In unserem movisco-Blogbeitrag Sustainable Finance - Nachhaltige Finanzwirtschaft bedarf einer neuen Regulatorik beleuchteten wir bereits die fehlende Regulatorik und einheitliche Definition von Begriffen im Bereich der nachhaltigen Finanzwirtschaft. Der EU GBS soll mithelfen, diese regulatorische Lücke füllen.

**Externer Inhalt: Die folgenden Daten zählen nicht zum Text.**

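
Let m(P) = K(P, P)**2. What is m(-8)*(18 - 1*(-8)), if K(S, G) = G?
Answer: 1664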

Die vier Kernkomponenten EU GBS-Rahmens stellen die regulatorischen Eckpfeiler des Standards dar, wobei die Ausrichtung auf die EU-Taxonomie-Verordnung als erste Kernkomponente die Basis bildet. Das bedeutet, dass die Erlöse aus der Anleihe in Projekte fließen sollten, die eng mit den in der Taxonomie aufgeführten Kriterien für ökologische und nachhaltige Wirtschaftstätigkeiten verbunden sind. Die Anforderungen an Transparenz, Berichterstattung und Reporting, also Kernkomponenten (2), (3) und (4), beschreiben die Offenlegungspflichten, denen der Emittent einer EU-Anleihe vor und nach Ausgabe nachkommen muss. Sie werden im folgenden Absatz näher erläutert.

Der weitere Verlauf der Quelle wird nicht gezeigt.